Spending on risk-management technology is expected to outpace spending growth in most other areas of technology for the financial-service industry, says a TowerGroup research report. Risk-technology investments by global financial-services firms are expected to reach $21 million by 2005, compared to $18 million spent in 2001. The report also concludes that the way financial institutions approach risk management will become increasingly important to their success of failure. According the report, sizeable investments will be needed to put in place the new integrated approach to risk management that is being adopted by the industry. The report, entitled "Automating the Crystal Ball: Risk Technology in the New Millennium," notes that this integrated approach is being driven by the increased volatility, complexity and interdependencies of today's financial marketplace.
Barra has launched an enhanced version of its Aegis System for investment managers. Version 3.3 of the Barra Aegis System includes access to daily updates of Barra's performance data and improved optimization functionality to help manage portfolio-level risk and optimize returns in equity portfolios. The new version also includes improved coverage of and modeling capabilities for exchange-traded funds, valuation data for returns, forecasting and improved single and multi-country performance analyses and coverage.

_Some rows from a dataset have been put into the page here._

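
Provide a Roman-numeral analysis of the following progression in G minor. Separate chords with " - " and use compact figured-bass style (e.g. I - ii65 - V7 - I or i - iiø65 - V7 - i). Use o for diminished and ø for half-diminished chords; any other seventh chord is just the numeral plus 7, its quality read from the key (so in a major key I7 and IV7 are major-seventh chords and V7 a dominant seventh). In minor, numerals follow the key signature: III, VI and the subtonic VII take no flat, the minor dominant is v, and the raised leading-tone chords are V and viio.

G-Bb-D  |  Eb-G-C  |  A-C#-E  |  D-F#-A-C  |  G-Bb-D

G-Bb-D has root G, degree 1 in G minor, so i.
Eb-G-C: minor triad on C = scale degree 4 → iv6.
A-C#-E: chromatic; A is V of V, so V/V.
D-F#-A-C has root D, degree 5 in G minor, so V7.
G-Bb-D: minor triad on G = scale degree 1 → i.

i - iv6 - V/V - V7 - i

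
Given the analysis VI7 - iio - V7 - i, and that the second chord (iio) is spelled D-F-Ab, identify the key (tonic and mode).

C minor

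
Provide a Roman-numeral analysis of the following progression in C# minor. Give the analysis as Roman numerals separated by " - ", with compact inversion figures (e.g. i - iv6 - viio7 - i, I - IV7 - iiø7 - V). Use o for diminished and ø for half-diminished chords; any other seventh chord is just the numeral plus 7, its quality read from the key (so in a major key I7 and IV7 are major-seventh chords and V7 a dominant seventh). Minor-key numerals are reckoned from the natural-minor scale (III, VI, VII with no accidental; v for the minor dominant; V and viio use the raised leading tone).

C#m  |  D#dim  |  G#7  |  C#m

i - iio - V7 - i

C#m: minor triad on C# = scale degree 1 → i.
D#dim: diminished triad on D# = scale degree 2 → iio.
G#7: root G# is the dominant; dominant seventh chord there is V7.
C#m: root C# is the tonic; minor triad there is i.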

JPMorgan has deployed Application Networks' JRisk solution to develop its Credit Market risk-management system. The JRisk application provides credit and interest-rate sensitivities, scenario analysis and interactive slicing and dicing of aggregated risk for the global credit-derivatives book in JPMorgan's Credit Derivatives business. The JRisk Application Framework provides the components, tools and services infrastructure for building applications, covering all types of asset classes and financial instruments.
Financial Engineering Associates has released VaRworks Version 4.1, its value-at-risk package for market-risk management. VaRworks 4.1 includes support for convertible bonds, expanded credit-curve capabilities and optimization to cut down on calculation times.